Era una pesadilla, él sabía muy bien que estaba soñando. Recordaba haber limpiado la sangre y como se desmoronó al caer en el sueño. Caminaba por una ruta desierta, en el medio de la nada, llevaba una pala en hombro y el cansancio era cada vez más potente, tanto así que no podía soportar el peso de aquella herramienta. Jadeaba con cada paso, era como caminar al borde de una cornisa en de un rascacielos. Entonces, en el medio del campo veía una luz que se elevaba en el aire.

“Es la luz mala” decía una parte de su mente

“¡No!” gritó la otra parte de él, esa que se sentía asquerosamente culpable, la que deseaba morir por lo que hizo. La última parte humana que le quedaba. “Es Florencia, Leandro. La mataste y ahora ella va a volver por vos.”

Se quedó estático, repitiéndose a sí mismo que esa luz era el resultado del fosforo y el flúor que se mezclaban con partículas en el aire. Es sólo una reacción química de la putrefacción, se decía así mismo. Fue entones, cuando la tierra comenzó a moverse, era como si alguien, o algo, quisiese trepar o salir escalando.

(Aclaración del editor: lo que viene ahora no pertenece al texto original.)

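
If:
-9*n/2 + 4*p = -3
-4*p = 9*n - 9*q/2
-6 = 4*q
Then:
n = -5/18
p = -17/16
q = -3/2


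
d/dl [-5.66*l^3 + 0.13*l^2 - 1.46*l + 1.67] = -16.98*l^2 + 0.26*l - 1.46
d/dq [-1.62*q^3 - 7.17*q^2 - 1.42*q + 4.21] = -4.86*q^2 - 14.34*q - 1.42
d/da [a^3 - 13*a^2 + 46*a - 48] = 3*a^2 - 26*a + 46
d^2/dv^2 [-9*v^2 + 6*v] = -18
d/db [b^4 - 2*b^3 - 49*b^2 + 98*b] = 4*b^3 - 6*b^2 - 98*b + 98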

Entonces, una mano blanca, llena de sangre seca, se alzó en el medio de la penumbra de la noche y lo señaló directamente. La tierra seguía moviéndose sin que él pudiese reaccionar. La otra mano salió. Ambas palmas se apoyaron el suelo intentando levantar el cuerpo que estaba depositado debajo de la tierra.

Todo se volvió aún más siniestro, más oscuro, no podía ver nada, excepto la sonrisa ensangrentada de Florencia. Parecía iluminar el lugar con sus dientes. Leandro cayó de espaldas y su cuerpo se volvió un plomo. No podía, ni siquiera, mover un mísero musculo para escapar.

Su difunta esposa se arrastraba por el suelo, llevando consigo espinas, tierra y gusanos; que se daban un banquete con su brazo. Florencia llegó al punto de tocarle el tobillo y cuando estuvo a punto de hacerlo… Leandro despertó liberando un gritó que le rompió los pulmones y las cuerdas vocales. Un leve sabor a sangre subía por su garganta, un dolor de cabeza le reventaba los ojos y, por último, la sensación de la mano fría de su esposa tocándole en el tobillo lo atormentaba.

Miró el reloj en su celular, todavía estaba el macabro mensaje: “Hola”. Lo borró al instante. Eran las nueve de la noche. El sol hacía rato había abandonado esa parte del mundo. Fue a su auto y condujo hasta donde enterró a su esposa.

Las piernas le temblaban y se sentía muy frio. Era como si el mundo, en esa parte, antes de llegar a Monte Coman, se encontrará en plena Antártida. El aliento de condensaba y comenzó a cavar adonde la tierra estaba suelta.

Mientras la pala se zambullía con facilidad, él temblaba preso del pánico: ¿qué pasaría si el cuerpo no estaba allí?

Cavó durante cinco minutos con el sudor enfriándose en su nuca y sus ojos llenos de lágrimas. Hasta que se dio cuenta de que no había cadáver, alguien se lo había llevado. Retrocedió envuelto en el pánico que crecía sin cesar, intentando contener el aliento para no gritar. Cuando de repente, el celular en su bolsillo zumbó.

Un nuevo mensaje, sólo que esta vez estaba acompañado de una foto.

Al ver la imagen, Leandro corrió despavorido hasta el auto, olvidando la pala y su cordura. Le dio arranque y se alejó manejando a más de ciento ochenta kilómetros por hora, temiendo mirar por su retrovisor.